Operation of the Mill

[Stover] mill was called a turbine mill and it was one of the earliest in the United States. The turbines were located under the first floor and were accessible through a trap door on the inside as well as by water which flowed under the arches and rushed through the fins on the turbine.

The water flowed horizontally, turning a vertical axle that turned the master gears made of iron with wooden cogs. These cogs were made of maple wood and could be easily replaced when worn out.

The gears and shafts on the other floors transferred the power throughout the Mill. Some of these gears were run by belts or link belt chains.

 Four millstones were found on the first floor. Each millstone was made of a top stone and a bottom stone. Each of these large stones was made by placing plaster of paris between 8 to 10 stones and fitting them together. The bottom stone, the "bedstone," was secured in the floor while the top stone, the "runner," revolved over the bedstone.

 The grain flowed through the hole in the center of the runner and was then crushed between the millstones. The amount of crushing was determined by raising or lowering or lowering the runner, or "running stone."

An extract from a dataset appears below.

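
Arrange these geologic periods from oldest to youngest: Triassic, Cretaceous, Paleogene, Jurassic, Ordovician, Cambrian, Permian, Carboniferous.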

Grooves were often cut in the stones to aid in cutting the grain. If the edges of the groves became dull, the stones were "dressed" or sharpened again.

If the stones were grooved properly, the chopped grain worked its way to the outside of the stone, into the hopper and through to the rest of the mill. The stones were found in a wooden framework and his "hopper" held the grain that was being milled.

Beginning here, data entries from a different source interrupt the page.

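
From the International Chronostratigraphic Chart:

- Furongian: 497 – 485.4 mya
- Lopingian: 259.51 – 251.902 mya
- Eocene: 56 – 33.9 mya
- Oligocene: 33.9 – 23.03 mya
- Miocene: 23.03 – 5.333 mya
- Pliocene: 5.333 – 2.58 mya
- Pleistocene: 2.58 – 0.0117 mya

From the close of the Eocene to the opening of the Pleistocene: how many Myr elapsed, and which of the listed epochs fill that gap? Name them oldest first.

31.32 million years; Oligocene, Miocene, Pliocene

The Eocene closes at 33.9 Ma and the Pleistocene opens at 2.58 Ma, so the interval is 33.9 − 2.58 = 31.32 Myr.
An epoch fits inside if it starts at or after 33.9 Ma and ends at or before 2.58 Ma; oldest first that gives Oligocene, Miocene, Pliocene.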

 The chopped grain or feed was then moved by a shaft into small metal cups fastened on a chain, canvas, or leather belt and enclosed in a hollow post. This hollow post or wooden case was called the "elevator leg." The cups and the belt were called the "elevator."

The cups moved upward, passed over a wheel and the grain or feed was thrown out of the cups into a spout that led to the bins.

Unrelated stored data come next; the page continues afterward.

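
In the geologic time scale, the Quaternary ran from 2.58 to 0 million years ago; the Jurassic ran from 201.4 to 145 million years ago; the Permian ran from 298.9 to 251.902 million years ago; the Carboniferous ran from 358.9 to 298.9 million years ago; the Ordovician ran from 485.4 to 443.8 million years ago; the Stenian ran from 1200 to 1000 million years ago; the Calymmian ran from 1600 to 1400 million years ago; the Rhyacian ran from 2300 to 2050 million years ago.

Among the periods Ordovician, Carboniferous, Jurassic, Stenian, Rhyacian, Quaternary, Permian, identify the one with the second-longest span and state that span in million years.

Start − end for each: Ordovician 485.4 − 443.8 = 41.6; Carboniferous 358.9 − 298.9 = 60; Jurassic 201.4 − 145 = 56.4; Stenian 1200 − 1000 = 200; Rhyacian 2300 − 2050 = 250; Quaternary 2.58 − 0 = 2.58; Permian 298.9 − 251.902 = 46.998.
Ranking these from longest: Rhyacian > Stenian > Carboniferous > Jurassic > Permian > Ordovician > Quaternary.
Position 2 in that ranking is Stenian, which lasted 200 Myr.

Stenian, 200 million years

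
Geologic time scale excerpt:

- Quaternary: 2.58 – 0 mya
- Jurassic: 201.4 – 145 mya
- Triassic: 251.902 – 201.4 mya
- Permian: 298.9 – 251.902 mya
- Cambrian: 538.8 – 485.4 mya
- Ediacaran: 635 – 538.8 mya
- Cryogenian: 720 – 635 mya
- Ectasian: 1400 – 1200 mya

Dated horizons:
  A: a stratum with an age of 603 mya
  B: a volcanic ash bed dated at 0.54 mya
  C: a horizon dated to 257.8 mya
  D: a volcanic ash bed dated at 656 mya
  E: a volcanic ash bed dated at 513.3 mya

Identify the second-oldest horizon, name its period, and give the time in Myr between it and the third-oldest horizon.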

 When wheat was made into flour, the process was a bit different. The wheat would be elevated from the wheat receiving bin in the basement to the main floor. Next it was taken back down a spout to the wheat cleaner. There by the use of screens and a fan, stones, straw and other foreign objects were removed. The wheat was then elevated to the bins on the second floor above the millstones. When ready to be ground the wheat flowed down a slide to the millstones.

When it was crushed, the wheat was elevated to the sifting machine on the third floor. There it passed through silk of different gauges to make middlings (low- grade flour), flour and bran.

The sifted flour went down the spout to the second floor where it was packed in paper, cotton sacks or barrels for shipping.